Onde tudo isso é utilizado ?

Conexões seguras usando SSL/TLS são usadas em diversos protocolos, como HTTPS (Conexões WEB seguras — sites de e-commerce, bancos, etc), protocolos de acesso a e-mails por conexão segura (SMTP, POP3, IMAP). Assinaturas digitais são usadas em documentos como NFE (Nota Fiscal Eletrônica), e-mails com certificado pessoal, eCPF e eCNPJ para acesso e operações com as ferramentas e portais da Secretaria da Fazenda, o leque é muito grande.

Como isso é utilizado ?

Aí sim, a resposta é maior ainda.
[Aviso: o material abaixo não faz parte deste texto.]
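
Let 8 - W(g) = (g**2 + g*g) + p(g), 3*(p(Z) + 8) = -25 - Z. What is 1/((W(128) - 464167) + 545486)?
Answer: 1/48618 ≈ 2.0569e-5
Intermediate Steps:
p(Z) = -49/3 - Z/3 (p(Z) = -8 + (-25 - Z)/3 = -8 + (-25/3 - Z/3) = -49/3 - Z/3)
W(g) = 73/3 - 2*g**2 + g/3 (W(g) = 8 - ((g**2 + g*g) + (-49/3 - g/3)) = 8 - ((g**2 + g**2) + (-49/3 - g/3)) = 8 - (2*g**2 + (-49/3 - g/3)) = 8 - (-49/3 + 2*g**2 - g/3) = 8 + (49/3 - 2*g**2 + g/3) = 73/3 - 2*g**2 + g/3)
1/((W(128) - 464167) + 545486) = 1/(((73/3 - 2*128**2 + (1/3)*128) - 464167) + 545486) = 1/(((73/3 - 2*16384 + 128/3) - 464167) + 545486) = 1/(((73/3 - 32768 + 128/3) - 464167) + 545486) = 1/((-32701 - 464167) + 545486) = 1/(-496868 + 545486) = 1/48618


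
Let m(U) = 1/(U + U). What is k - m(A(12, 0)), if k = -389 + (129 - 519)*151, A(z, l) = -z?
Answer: -1422695/24 ≈ -59279.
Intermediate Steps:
m(U) = 1/(2*U)
k = -59279 (k = -389 - 390*151 = -389 - 58890 = -59279)
k - m(A(12, 0)) = -59279 - 1/(2*((-1*12))) = -59279 - 1/(2*(-12)) = -59279 - (-1)/(2*12) = -59279 - 1*(-1/24) = -59279 + 1/24 = -1422695/24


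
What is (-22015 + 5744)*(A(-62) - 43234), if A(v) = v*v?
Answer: 640914690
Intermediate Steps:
A(v) = v²
(-22015 + 5744)*(A(-62) - 43234) = (-22015 + 5744)*((-62)² - 43234) = -16271*(3844 - 43234) = -16271*(-39390) = 640914690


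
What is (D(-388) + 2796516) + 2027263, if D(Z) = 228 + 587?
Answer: 4824594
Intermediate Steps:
D(Z) = 815
(D(-388) + 2796516) + 2027263 = (815 + 2796516) + 2027263 = 2797331 + 2027263 = 4824594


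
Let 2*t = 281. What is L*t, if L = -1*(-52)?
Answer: 7306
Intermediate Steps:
t = 281/2 (t = (1/2)*281 = 281/2 ≈ 140.50)
L = 52
L*t = 52*(281/2) = 7306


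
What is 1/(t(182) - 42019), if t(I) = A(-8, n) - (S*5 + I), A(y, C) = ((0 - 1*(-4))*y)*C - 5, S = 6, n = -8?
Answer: -1/41980 ≈ -2.3821e-5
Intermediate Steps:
A(y, C) = -5 + 4*C*y (A(y, C) = ((0 + 4)*y)*C - 5 = (4*y)*C - 5 = 4*C*y - 5 = -5 + 4*C*y)
t(I) = 221 - I (t(I) = (-5 + 4*(-8)*(-8)) - (6*5 + I) = (-5 + 256) - (30 + I) = 251 + (-30 - I) = 221 - I)
1/(t(182) - 42019) = 1/((221 - 1*182) - 42019) = 1/((221 - 182) - 42019) = 1/(39 - 42019) = 1/(-41980) = -1/41980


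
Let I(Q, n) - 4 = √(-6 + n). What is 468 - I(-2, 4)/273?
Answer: 127760/273 - I*√2/273 ≈ 467.99 - 0.0051803*I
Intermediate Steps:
I(Q, n) = 4 + √(-6 + n)
468 - I(-2, 4)/273 = 468 - (4 + √(-6 + 4))/273 = 468 - (4 + √(-2))/273 = 468 - (4 + I*√2)/273 = 468 - (4/273 + I*√2/273) = 468 + (-4/273 - I*√2/273) = 127760/273 - I*√2/273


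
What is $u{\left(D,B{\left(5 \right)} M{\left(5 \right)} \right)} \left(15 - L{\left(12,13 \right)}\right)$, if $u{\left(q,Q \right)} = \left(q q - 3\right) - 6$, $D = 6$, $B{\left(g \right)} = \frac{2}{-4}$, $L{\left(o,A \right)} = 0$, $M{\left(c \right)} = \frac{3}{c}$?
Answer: $405$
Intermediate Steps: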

Existem tipos de certificados digitais para finalidades diferentes, entidades e órgãos certificados para a emissão de certificados, conjuntos de certificados auxiliares para validação e autenticação dos certificados emitidos, formas e padrões para a assinatura digital de vários tipos de documentos, conexões seguras com ou sem autenticação do cliente, com parâmetros e tipos de chaves diferenciados, cada utilização tem a sua receita de bolo que pode usar ou não boa parte desse embrolho 😛

Para não dar nó nem na minha cabeça e nem na de vocês, eu acho interessante começar com os testes práticos em pequenas aplicações, demonstrando os comportamentos apresentados pelos componentes envolvidos para cada caso de uso. Assim, fica mais fácil entender o que cada caso têm em comum, e como as funções do AdvPL e as configurações do TOTVS Application Server permitem usar tudo isso, além de descrever o que exatamente e como ele suporta cada recurso para cada caso .

O material de pesquisa na Internet é muito amplo e completo, ao longo dos posts dessa série eu me baseio em muito material, todos os posts são acompanhados dos links de referência de onde eu obtive as informações, utilize-os e não se limite as fontes que eu usei, pesquise outras fontes para obter mais detalhes 😀

Conclusão

Por hora eu acho que já tem bastante coisa pra digerir e assimilar, os termos usados aqui serão repetidos com frequência nos próximos posts, não se acanhe em ler esta página quantas vezes forem necessárias para fixar estas terminologias 😀

Espero que este conteúdo lhe seja útil, em caso de dúvidas ou sugestões, escreva um comentário, e novamente desejo a todos TERABYTES DE SUCESSO !!!